Para narasumber sependapat bahwa program studi agama memang harus mempertimbangkan prospek alumni studi agama itu sendiri, sehingga pertanyaan tentang prospek kerja alumninya tidak lagi dianggap sebagai pertanyaan yang tabu. Studi agama perlu memiliki rumusan-rumusan dan agenda-agenda yang lebih aplikatif, yang memungkinkan para alumninya untuk tidak hanya bisa berkarya dalam menghidupi kehidupannya sendiri, namun juga mampu menghidupi agamanya. Selain itu, studi agama juga harus mampu mendewasakan peserta didiknya dalam merespons agama secara kritis, mengingat bahwa selama ini agama begitu lekat dengan konsep-konsep yang sengaja diintervensi oleh kekuatan politik. Dengan kata lain, studi agama harus mampu mewajarkan kembali agama-agama tanpa bias kekuasaan yang cenderung hegemonik.Terkait dengan sinisme subjektif yang sampai saat ini masih “menghantui” para peneliti dan peserta didik studi agama di Indonesia, Pak Zain menjelaskan bahwa pada kadar tertentu sinisme itu bisa ditekan dengan berusaha menunda “judment” terhadap yang-beda dan yang-lain, sehingga sikap kritis dalam studi agama masih bisa terjaga dan tidak melahirkan sinisme patologisyang tidak sehat.

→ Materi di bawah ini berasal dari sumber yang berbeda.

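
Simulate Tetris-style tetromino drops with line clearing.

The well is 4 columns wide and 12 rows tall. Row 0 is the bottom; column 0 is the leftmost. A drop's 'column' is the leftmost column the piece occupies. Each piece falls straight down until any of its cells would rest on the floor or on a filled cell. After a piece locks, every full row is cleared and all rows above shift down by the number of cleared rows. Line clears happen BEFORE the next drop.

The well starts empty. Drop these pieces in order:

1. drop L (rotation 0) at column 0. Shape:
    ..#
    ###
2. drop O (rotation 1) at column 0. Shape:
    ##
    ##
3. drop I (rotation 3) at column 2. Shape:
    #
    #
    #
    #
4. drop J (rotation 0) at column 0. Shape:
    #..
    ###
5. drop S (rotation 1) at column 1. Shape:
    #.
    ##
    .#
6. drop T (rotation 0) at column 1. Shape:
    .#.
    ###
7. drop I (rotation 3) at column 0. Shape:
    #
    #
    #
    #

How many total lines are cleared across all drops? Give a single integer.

Answer: 1

Derivation:
Drop 1: L rot0 at col 0 lands with bottom-row=0; cleared 0 line(s) (total 0); column heights now [1 1 2 0], max=2
Drop 2: O rot1 at col 0 lands with bottom-row=1; cleared 0 line(s) (total 0); column heights now [3 3 2 0], max=3
Drop 3: I rot3 at col 2 lands with bottom-row=2; cleared 0 line(s) (total 0); column heights now [3 3 6 0], max=6
Drop 4: J rot0 at col 0 lands with bottom-row=6; cleared 0 line(s) (total 0); column heights now [8 7 7 0], max=8
Drop 5: S rot1 at col 1 lands with bottom-row=7; cleared 0 line(s) (total 0); column heights now [8 10 9 0], max=10
Drop 6: T rot0 at col 1 lands with bottom-row=10; cleared 0 line(s) (total 0); column heights now [8 11 12 11], max=12
Drop 7: I rot3 at col 0 lands with bottom-row=8; cleared 1 line(s) (total 1); column heights now [11 10 11 0], max=11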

Mengahiri diskusi ini, narasumber juga sependapat bahwa studi agama harus terus direlevansikan dengan kondisi dimana orang-orang yang beragama itu mengalaminya secara praksis. Pendekatan studi agama juga harus mengikuti irama perubahan secara dinamis tanpa harus menghilangkan sisi transedentalitas agama. Artinya, pendekatan studi agama harus mampu menyentuh berbagai pendekatan dan disiplin pengetahuan yang lain, seperti seni, arsitektur, ekonomi, politik, dan kebudayaan, agar kehadirannya menjadi lebih hidup dan tidak marjinal. Begitu pula, penting untuk dipertimbangkan bahwa Indonesia dengan segala potensi kemajemukan dan antusismenya dalam beragama sudah cukup membantu untuk menjadikan studi agama ala Indonesia mampu berkontribusi terhadap fenomena dan isu-isu agama berskala global.(Ed-Fawaid).